Oil prices rebound after two-month low on Wednesday as the U.S. government reported a ninth straight week of crude inventory declines that erased the expectations of a glut of fuel products in the markets.
U.S. commercial crude stockpiles fell by 2.3 million barrels to a total of 519.5 million barrels, according to the Energy Information Administration (EIA). Meanwhile, Distillate stockpiles, which include diesel and heating oil, fell by 214,000 barrels. U.S. gasoline prices still downing hit a four-month low after the EIA report, while the gasoline stocks surprisingly rose by 911,000 barrels.
U.S. crude for August delivery recently traded up 27 cents, or 0.6%, to $44.92 a barrel on the New York Mercantile Exchange.
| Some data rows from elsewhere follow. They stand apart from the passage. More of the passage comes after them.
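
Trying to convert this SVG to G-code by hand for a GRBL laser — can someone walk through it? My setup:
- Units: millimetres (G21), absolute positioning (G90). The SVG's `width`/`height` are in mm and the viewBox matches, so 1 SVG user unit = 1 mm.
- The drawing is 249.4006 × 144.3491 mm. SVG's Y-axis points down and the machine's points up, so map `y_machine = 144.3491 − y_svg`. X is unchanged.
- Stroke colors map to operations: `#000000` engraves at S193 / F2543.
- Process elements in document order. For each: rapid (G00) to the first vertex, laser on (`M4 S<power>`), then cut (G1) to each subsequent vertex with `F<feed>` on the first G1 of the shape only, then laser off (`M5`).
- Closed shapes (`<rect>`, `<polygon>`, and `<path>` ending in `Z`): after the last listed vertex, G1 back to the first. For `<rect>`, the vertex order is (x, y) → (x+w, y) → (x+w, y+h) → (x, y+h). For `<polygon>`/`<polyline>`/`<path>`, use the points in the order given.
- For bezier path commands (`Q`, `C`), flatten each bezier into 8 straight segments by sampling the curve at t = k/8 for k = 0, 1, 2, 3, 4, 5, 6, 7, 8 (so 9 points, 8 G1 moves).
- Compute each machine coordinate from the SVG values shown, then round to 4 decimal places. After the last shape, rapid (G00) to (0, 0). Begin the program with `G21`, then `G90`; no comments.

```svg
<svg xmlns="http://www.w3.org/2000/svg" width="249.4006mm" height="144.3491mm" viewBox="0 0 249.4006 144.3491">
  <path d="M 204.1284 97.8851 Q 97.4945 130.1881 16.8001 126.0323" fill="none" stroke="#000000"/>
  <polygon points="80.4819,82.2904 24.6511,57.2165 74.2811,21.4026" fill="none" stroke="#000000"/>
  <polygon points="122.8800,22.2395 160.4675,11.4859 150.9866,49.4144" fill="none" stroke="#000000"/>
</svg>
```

Since the viewBox matches the mm dimensions, user units are millimetres directly. The only transform is the Y-flip y_m = 144.3491 − y_svg.

Shape 1 is a quadratic bezier drawn with `<path>`. Its stroke #000000 means engrave at S193, F2543. After flipping Y the toolpath is (204.1284,46.4640) → (177.8752,38.9579) → (152.4327,32.5912) → (127.8007,27.3638) → (103.9794,23.2757) → (80.9686,20.3270) → (58.7685,18.5176) → (37.3790,17.8475) → (16.8001,18.3168).

Shape 2 is a regular polygon drawn with `<polygon>`. Its stroke #000000 means engrave at S193, F2543. After flipping Y the toolpath is (80.4819,62.0587) → (24.6511,87.1326) → (74.2811,122.9465) → (80.4819,62.0587), returning to the start.

Shape 3 is a regular polygon drawn with `<polygon>`. Its stroke #000000 means engrave at S193, F2543. After flipping Y the toolpath is (122.8800,122.1096) → (160.4675,132.8632) → (150.9866,94.9347) → (122.8800,122.1096), returning to the start.

G21
G90
G00 X204.1284 Y46.4640
M4 S193
G1 X177.8752 Y38.9579 F2543
G1 X152.4327 Y32.5912
G1 X127.8007 Y27.3638
G1 X103.9794 Y23.2757
G1 X80.9686 Y20.3270
G1 X58.7685 Y18.5176
G1 X37.3790 Y17.8475
G1 X16.8001 Y18.3168
M5
G00 X80.4819 Y62.0587
M4 S193
G1 X24.6511 Y87.1326 F2543
G1 X74.2811 Y122.9465
G1 X80.4819 Y62.0587
M5
G00 X122.8800 Y122.1096
M4 S193
G1 X160.4675 Y132.8632 F2543
G1 X150.9866 Y94.9347
G1 X122.8800 Y122.1096
M5
G00 X0.0000 Y0.0000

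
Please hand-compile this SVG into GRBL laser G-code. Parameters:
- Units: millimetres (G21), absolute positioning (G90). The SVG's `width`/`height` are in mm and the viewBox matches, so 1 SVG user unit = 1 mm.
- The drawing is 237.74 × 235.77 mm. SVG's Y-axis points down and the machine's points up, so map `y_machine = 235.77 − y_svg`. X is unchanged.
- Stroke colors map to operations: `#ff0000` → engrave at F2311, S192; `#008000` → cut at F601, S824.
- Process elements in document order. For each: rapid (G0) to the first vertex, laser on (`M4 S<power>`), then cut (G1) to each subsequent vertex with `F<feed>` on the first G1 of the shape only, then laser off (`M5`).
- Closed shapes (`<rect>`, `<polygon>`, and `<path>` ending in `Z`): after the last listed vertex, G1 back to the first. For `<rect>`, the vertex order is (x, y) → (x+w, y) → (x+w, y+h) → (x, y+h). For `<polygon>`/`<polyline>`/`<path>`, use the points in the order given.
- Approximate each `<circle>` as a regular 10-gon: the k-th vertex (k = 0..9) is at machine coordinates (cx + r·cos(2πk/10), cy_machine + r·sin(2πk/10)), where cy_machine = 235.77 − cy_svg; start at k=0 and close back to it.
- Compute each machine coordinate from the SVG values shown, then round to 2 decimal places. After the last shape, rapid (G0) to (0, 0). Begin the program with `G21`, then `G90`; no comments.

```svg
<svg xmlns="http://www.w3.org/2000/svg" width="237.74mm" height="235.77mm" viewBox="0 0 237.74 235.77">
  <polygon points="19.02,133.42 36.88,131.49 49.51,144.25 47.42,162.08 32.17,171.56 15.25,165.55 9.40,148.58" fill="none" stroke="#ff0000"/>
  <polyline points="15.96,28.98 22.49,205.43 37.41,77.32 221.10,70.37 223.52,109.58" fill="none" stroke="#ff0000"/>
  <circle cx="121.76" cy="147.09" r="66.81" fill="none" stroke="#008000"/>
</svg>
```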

The August contract expires at settlement, and the more actively traded September contract recently gained 23 cents, or 0.5%, to $45.68 a barrel.
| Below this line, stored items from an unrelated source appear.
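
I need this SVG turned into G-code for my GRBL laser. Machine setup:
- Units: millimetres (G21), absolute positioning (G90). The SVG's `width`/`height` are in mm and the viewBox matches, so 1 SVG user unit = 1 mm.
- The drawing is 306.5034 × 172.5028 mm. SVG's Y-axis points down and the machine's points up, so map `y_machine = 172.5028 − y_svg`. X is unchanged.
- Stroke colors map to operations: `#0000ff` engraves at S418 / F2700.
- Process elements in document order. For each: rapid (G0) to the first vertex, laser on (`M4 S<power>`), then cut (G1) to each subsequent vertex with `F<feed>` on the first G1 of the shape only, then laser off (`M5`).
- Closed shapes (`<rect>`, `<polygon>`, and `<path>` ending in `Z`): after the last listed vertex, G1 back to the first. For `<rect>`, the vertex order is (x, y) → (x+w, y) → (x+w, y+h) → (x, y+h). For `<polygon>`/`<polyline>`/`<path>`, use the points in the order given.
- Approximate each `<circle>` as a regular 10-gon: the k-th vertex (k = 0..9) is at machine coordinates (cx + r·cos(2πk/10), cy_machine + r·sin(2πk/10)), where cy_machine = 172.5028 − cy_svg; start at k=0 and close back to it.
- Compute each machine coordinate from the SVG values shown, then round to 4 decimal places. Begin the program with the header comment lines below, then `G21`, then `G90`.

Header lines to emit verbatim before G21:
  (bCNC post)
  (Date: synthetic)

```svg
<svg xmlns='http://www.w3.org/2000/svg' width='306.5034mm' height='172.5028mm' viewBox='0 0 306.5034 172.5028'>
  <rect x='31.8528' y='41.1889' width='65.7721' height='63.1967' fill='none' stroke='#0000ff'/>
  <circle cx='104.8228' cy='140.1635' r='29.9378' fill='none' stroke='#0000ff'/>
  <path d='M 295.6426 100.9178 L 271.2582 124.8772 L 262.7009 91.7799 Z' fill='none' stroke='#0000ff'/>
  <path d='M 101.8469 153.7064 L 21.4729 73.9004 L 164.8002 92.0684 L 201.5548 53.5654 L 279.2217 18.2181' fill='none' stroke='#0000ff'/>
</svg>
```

(bCNC post)
(Date: synthetic)
G21
G90
G0 X31.8528 Y131.3139
M4 S418
G1 X97.6249 Y131.3139 F2700
G1 X97.6249 Y68.1172
G1 X31.8528 Y68.1172
G1 X31.8528 Y131.3139
M5
G0 X134.7606 Y32.3393
M4 S418
G1 X129.0430 Y49.9363 F2700
G1 X114.0741 Y60.8118
G1 X95.5715 Y60.8118
G1 X80.6026 Y49.9363
G1 X74.8850 Y32.3393
G1 X80.6026 Y14.7423
G1 X95.5715 Y3.8668
G1 X114.0741 Y3.8668
G1 X129.0430 Y14.7423
G1 X134.7606 Y32.3393
M5
G0 X295.6426 Y71.5850
M4 S418
G1 X271.2582 Y47.6256 F2700
G1 X262.7009 Y80.7229
G1 X295.6426 Y71.5850
M5
G0 X101.8469 Y18.7964
M4 S418
G1 X21.4729 Y98.6024 F2700
G1 X164.8002 Y80.4344
G1 X201.5548 Y118.9374
G1 X279.2217 Y154.2847
M5

Since the viewBox matches the mm dimensions, user units are millimetres directly. The only transform is the Y-flip y_m = 172.5028 − y_svg.

Shape 1 is a rectangle drawn with `<rect>`. Its stroke #0000ff means engrave at S418, F2700. After flipping Y the toolpath is (31.8528,131.3139) → (97.6249,131.3139) → (97.6249,68.1172) → (31.8528,68.1172) → (31.8528,131.3139), returning to the start.

Shape 2 is a circle drawn with `<circle>`. Its stroke #0000ff means engrave at S418, F2700. After flipping Y the toolpath is (134.7606,32.3393) → (129.0430,49.9363) → (114.0741,60.8118) → (95.5715,60.8118) → (80.6026,49.9363) → (74.8850,32.3393) → (80.6026,14.7423) → (95.5715,3.8668) → (114.0741,3.8668) → (129.0430,14.7423) → (134.7606,32.3393), returning to the start.

Shape 3 is a regular polygon drawn with `<path>`. Its stroke #0000ff means engrave at S418, F2700. After flipping Y the toolpath is (295.6426,71.5850) → (271.2582,47.6256) → (262.7009,80.7229) → (295.6426,71.5850), returning to the start.

Shape 4 is a open polyline drawn with `<path>`. Its stroke #0000ff means engrave at S418, F2700. After flipping Y the toolpath is (101.8469,18.7964) → (21.4729,98.6024) → (164.8002,80.4344) → (201.5548,118.9374) → (279.2217,154.2847).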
Brent crude, the global benchmark, gained 41 cents, or 0.8%, to $47.07 a barrel on ICE Futures Europe, comparing with that on Tuesday, the contract settled down 30 cents, or 0.6 percent, at $46.66 barrel.
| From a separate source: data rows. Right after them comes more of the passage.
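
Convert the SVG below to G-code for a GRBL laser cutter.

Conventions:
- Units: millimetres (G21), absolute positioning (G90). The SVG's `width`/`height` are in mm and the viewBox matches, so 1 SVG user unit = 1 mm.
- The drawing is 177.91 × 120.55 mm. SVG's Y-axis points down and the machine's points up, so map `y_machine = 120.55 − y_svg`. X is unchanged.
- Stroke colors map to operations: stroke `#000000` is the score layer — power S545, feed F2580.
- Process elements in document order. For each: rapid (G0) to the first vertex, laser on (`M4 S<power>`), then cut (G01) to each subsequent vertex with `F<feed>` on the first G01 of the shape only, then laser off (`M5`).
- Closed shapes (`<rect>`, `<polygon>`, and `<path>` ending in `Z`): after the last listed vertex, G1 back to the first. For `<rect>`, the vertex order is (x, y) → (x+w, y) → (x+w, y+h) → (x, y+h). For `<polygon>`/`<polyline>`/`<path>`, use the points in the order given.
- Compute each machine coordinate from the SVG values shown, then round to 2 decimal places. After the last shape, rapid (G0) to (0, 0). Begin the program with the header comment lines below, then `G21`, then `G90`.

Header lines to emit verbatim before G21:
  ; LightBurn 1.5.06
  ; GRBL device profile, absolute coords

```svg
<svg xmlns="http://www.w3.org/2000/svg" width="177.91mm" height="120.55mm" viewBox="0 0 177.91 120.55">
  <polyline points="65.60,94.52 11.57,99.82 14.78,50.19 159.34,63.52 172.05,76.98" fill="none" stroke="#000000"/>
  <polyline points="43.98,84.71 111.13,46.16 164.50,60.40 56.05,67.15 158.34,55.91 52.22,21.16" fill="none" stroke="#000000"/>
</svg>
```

; LightBurn 1.5.06
; GRBL device profile, absolute coords
G21
G90
G0 X65.60 Y26.03
M4 S545
G01 X11.57 Y20.73 F2580
G01 X14.78 Y70.36
G01 X159.34 Y57.03
G01 X172.05 Y43.57
M5
G0 X43.98 Y35.84
M4 S545
G01 X111.13 Y74.39 F2580
G01 X164.50 Y60.15
G01 X56.05 Y53.40
G01 X158.34 Y64.64
G01 X52.22 Y99.39
M5
G0 X0.00 Y0.00

1 u = 1 mm; y_m = 120.55 − y.

[1] `<polyline>` open polyline, #000000→score S545 F2580: (65.60,26.03) → (11.57,20.73) → (14.78,70.36) → (159.34,57.03) → (172.05,43.57)

[2] `<polyline>` open polyline, #000000→score S545 F2580: (43.98,35.84) → (111.13,74.39) → (164.50,60.15) → (56.05,53.40) → (158.34,64.64) → (52.22,99.39)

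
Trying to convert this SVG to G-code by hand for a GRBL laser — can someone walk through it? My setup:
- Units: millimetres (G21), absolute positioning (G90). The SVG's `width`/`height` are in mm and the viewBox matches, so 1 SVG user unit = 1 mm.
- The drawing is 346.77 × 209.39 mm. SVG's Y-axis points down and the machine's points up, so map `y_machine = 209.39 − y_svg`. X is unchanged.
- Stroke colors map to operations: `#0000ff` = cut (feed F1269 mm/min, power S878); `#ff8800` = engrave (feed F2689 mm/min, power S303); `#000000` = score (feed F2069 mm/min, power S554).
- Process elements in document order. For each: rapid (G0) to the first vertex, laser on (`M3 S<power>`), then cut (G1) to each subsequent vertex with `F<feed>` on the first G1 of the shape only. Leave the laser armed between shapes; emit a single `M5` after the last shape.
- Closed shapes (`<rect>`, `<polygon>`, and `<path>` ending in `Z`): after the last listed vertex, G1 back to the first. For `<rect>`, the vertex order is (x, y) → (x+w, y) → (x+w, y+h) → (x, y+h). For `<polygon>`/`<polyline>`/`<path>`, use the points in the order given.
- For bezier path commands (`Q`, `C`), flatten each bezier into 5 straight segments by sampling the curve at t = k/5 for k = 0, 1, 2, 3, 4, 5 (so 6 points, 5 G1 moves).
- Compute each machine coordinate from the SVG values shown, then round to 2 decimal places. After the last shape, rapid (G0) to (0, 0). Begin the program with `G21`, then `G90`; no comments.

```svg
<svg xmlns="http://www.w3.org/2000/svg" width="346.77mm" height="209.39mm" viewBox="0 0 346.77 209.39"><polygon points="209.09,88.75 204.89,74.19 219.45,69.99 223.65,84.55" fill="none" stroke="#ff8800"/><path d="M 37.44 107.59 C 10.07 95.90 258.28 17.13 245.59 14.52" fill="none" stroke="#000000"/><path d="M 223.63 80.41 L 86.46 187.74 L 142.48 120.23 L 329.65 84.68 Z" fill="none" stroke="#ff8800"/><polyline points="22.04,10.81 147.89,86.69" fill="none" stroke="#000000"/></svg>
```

G21
G90
G0 X209.09 Y120.64
M3 S303
G1 X204.89 Y135.20 F2689
G1 X219.45 Y139.40
G1 X223.65 Y124.84
G1 X209.09 Y120.64
G0 X37.44 Y101.80
M3 S554
G1 X49.80 Y115.72 F2069
G1 X102.54 Y138.86
G1 X169.92 Y164.35
G1 X226.19 Y185.31
G1 X245.59 Y194.87
G0 X223.63 Y128.98
M3 S303
G1 X86.46 Y21.65 F2689
G1 X142.48 Y89.16
G1 X329.65 Y124.71
G1 X223.63 Y128.98
G0 X22.04 Y198.58
M3 S554
G1 X147.89 Y122.70 F2069
M5
G0 X0.00 Y0.00

viewBox `0 0 346.77 209.39` with mm width/height → 1 unit = 1 mm. Flip: y_m = 209.39 − y_svg.

**Shape 1** — `<polygon>` regular polygon, stroke `#ff8800` → engrave (S303, F2689). Machine vertices: (209.09,120.64) → (204.89,135.20) → (219.45,139.40) → (223.65,124.84) → (209.09,120.64). Closed: final G1 returns to the first vertex.

**Shape 2** — `<path>` cubic bezier, stroke `#000000` → score (S554, F2069). Control points (SVG): P0=(37.44,107.59), P1=(10.07,95.90), P2=(258.28,17.13), P3=(245.59,14.52); sampled at t=k/5. Machine vertices: (37.44,101.80) → (49.80,115.72) → (102.54,138.86) → (169.92,164.35) → (226.19,185.31) → (245.59,194.87). Open path.

**Shape 3** — `<path>` closed polygon, stroke `#ff8800` → engrave (S303, F2689). Machine vertices: (223.63,128.98) → (86.46,21.65) → (142.48,89.16) → (329.65,124.71) → (223.63,128.98). Closed: final G1 returns to the first vertex.

**Shape 4** — `<polyline>` line segment, stroke `#000000` → score (S554, F2069). Machine vertices: (22.04,198.58) → (147.89,122.70). Open path.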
U.S. West Texas Intermediate (WTI) crude was up 20 cents at $44.85 a barrel, having earlier fallen to $43.69, its lowest intraday level since May 10. The August contract expires at the close of trade. The contract for September delivery was up 25 cents at $45.70.
Moreover, the increasing strong dollar presents that greenback-denominated crude more expensive to holders of other currencies and discourages buying.